I was so flustered and it was such an unexpected thing---I was the youngest person in our whole group, wife of the junior draftsman, and not at all accustomed to taking much part in conversation, let alone a SPOTLIGHT. And as she smiled and beckoned, and the cheering and applause got louder, two of the men got up and pulled out my chair, with me stumbling my way FAR FAR amongst the tables to the side-steps up to the stage. And every step, all I could think of was the dress I was wearing---my Mother had made it for me special for that dinner event---a snug white long-sleeved MINI-DRESS, meant for an elegant evening, and not for LOOKING UP AT.
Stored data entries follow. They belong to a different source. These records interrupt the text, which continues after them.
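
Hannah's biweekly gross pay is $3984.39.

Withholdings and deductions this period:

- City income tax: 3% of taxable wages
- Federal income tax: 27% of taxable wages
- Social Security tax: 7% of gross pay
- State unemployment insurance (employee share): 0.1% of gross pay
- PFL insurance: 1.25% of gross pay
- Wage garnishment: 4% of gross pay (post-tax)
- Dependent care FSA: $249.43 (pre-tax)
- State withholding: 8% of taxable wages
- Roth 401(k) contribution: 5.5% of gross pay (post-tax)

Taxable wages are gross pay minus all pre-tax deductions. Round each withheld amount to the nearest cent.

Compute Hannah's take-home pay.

Dependent care FSA: $249.43
Taxable wages = $3984.39 − $249.43 = $3734.96
Federal income tax: $3734.96 × 0.27 = $1008.44
City income tax: $3734.96 × 0.03 = $112.05
State withholding: $3734.96 × 0.08 = $298.80
State unemployment insurance (employee share): $3984.39 × 0.001 = $3.98
PFL insurance: $3984.39 × 0.0125 = $49.80
Social Security tax: $3984.39 × 0.07 = $278.91
Wage garnishment: $3984.39 × 0.04 = $159.38
Roth 401(k) contribution: $3984.39 × 0.055 = $219.14
Total deductions = $249.43 + $1008.44 + $112.05 + $298.80 + $3.98 + $49.80 + $278.91 + $159.38 + $219.14 = $2379.93
Net pay = $3984.39 − $2379.93 = $1604.46

$1604.46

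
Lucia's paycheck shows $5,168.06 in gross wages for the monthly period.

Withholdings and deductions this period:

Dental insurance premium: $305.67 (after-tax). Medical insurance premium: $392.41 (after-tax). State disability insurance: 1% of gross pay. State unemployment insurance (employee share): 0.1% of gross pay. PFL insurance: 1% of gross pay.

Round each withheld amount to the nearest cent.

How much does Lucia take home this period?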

I made my way across the stage---I remember being sort of blinded by the light following my every step, and holding one side of my skirt caught in my hand tight against the side, so as to maintain as much modesty and dignity as possible. She welcomed me with a hug, offered me the Muriel, and lit us up as the music started. She handed me a mike and started to sing, and some weird something happened---just as if she and I had been right there all afternoon in our rehearsal tights and hair rollers, we backed up to the lamp, each lifted a high-heeled foot behind us to the pole, and finished in spoken, breathy unison:
Why don’t you pick one up and SMOKE it some time?
I’ve never before nor since been a part of such a strange, silly congruence of events as that crazy falling-into-the-moment in such perfect time. Smoke and bright light and such thunder of applause in that huge, echoing room---I guess that’s how it happens in Show Business, and I reckon I can say I’ve had MY Fifteen Seconds.